Thursday, August 19, 2010

In the beginning . . .

I'm an English teacher. I guess that makes sense.  Just like a garbage man deals in garbage or a dancer dances, I teach English and am therefore described as an English teacher.  I also do other things (if a student were to write this in an essay, I would ask for more information), but this blog is not about those other things; it's about English, teaching, and the teaching of English, specifically, my experiences, thoughts, and random musings about the craft. I'm putting this together for a couple of different reasons: 1). because as a writing teacher, I need to write more than an endless series of evaluative comments on student essays (shouldn't I be somewhat of an expert in actual writing?), and 2). because I feel like I have something to say about this whole writing thing that few people seem to be saying.

So, a bit about myself: I exclusively teach college composition and argument.  I could teach literature, but that is not nearly as exciting to me.  I just enjoy empowering people by having them become aware of and practice rhetorical devices in writing.  It's kind of a cool gig.  I work for an online university.  I get what the fuss about online education is, but we're still doing some good in the world (even if, at times, it seems a very small "good").  Rest assured, those of us who teach here are pushing for more quality in our education than quantity; we're starting to get there.

For fun, I read text books and theory.  I am, I suppose, a nerd.  Nowadays, being a nerd can be cool.  I could be cool if I wanted to be. I'm not.  Right now I'm reading a book by Jay Heinrichs called, Thank You For Arguing: What Aristotle, Lincoln, and Homer Simpson can Teach us About Persuasion. It's a fun little read.
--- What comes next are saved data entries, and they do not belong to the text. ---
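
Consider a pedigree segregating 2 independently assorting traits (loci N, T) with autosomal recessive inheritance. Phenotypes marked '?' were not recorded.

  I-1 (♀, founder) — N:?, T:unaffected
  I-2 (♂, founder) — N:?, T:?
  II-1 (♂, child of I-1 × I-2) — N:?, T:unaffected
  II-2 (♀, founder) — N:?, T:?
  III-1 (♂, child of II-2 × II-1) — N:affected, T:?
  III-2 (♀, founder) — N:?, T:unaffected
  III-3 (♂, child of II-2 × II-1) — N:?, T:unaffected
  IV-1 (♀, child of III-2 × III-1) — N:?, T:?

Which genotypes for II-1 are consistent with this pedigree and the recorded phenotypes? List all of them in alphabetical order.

N/I-1 ? ·: NN|Nn|nn
N/I-2 ? ·: NN|Nn|nn
N/II-1 ? I-1×I-2: Nn|nn
N/II-2 ? ·: Nn|nn
N/III-1 aff II-2×II-1: nn
N/III-2 ? ·: NN|Nn|nn
N/III-3 ? II-2×II-1: NN|Nn|nn
N/IV-1 ? III-2×III-1: Nn|nn
⇒ N over [I-1,I-2,II-1,II-2,III-1,III-2,III-3,IV-1]: 188 consistent
T/I-1 un ·: TT|Tt
T/I-2 ? ·: TT|Tt|tt
T/II-1 un I-1×I-2: TT|Tt
T/II-2 ? ·: TT|Tt|tt
T/III-1 ? II-2×II-1: TT|Tt|tt
T/III-2 un ·: TT|Tt
T/III-3 un II-2×II-1: TT|Tt
T/IV-1 ? III-2×III-1: TT|Tt|tt
⇒ T over [I-1,I-2,II-1,II-2,III-1,III-2,III-3,IV-1]: 326 consistent

II-1 ∈ {Nn TT, Nn Tt, nn TT, nn Tt}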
I will let you know how it turns out.

So anyway, let's get to the meat of what this blog is about: my weird thoughts about writing and rhetoric,  analogy, anecdotes, metaphors, and insights on the writing process.  Today's theme: fishing.

Fishing for Readers or The Reader Fish
Through my classes, we've been talking about how to attract and draw in readers.  I'm always looking for interesting ways to explain the process.  Today, as I was strolling about the college hallways, I thought about fishing.  Why?  I haven't a clue.  I don't fish.  I don't even know where one would fish around here.  Sometimes I think if one were to really try, he or she could convince me that some fish come pre-breaded and in angular shapes.  Modern science does some pretty amazing things.  I guess the idea wouldn't be all that absurd.  Anyway, I thought about the fishing process and how that relates to writing.  It goes something like this:

When we write, we cast our words into space.  Not space like chest-dwelling alien, spaceship, puppy-on-the-moon space, but just an indefinable emptiness.  Attached to our writing is the promise of better things.  Our subjects and titles, if compelling enough, draw the reader fish to our work.  We expertly hook them in, not by yanking on the line, but by angling our words in ways that attach themselves to our readers.  Once hooked, we don't immediately pull our readers from their realities into ours; we allow them space and time to get used to these new words gently lodged in their throat.  Little by little we guide them closer to the shore; closer to our way of thinking--not by instantly denying our readers their worlds, but by slowing filtering in ours.  

We don't fight, we nudge, we prod, we offer a path to our ideas by convincing the reader fish that our way of thinking is logical and the only way that makes sense.  Eventually, we guide them into our world, reach down into the shallows for that final pull toward the surface, gently lift them from the water, swiftly chop off their heads, and cook them over an open flame. If we're really good, we might even convince them to bring their own tartar sauce.  

How can you not love the idea of writing?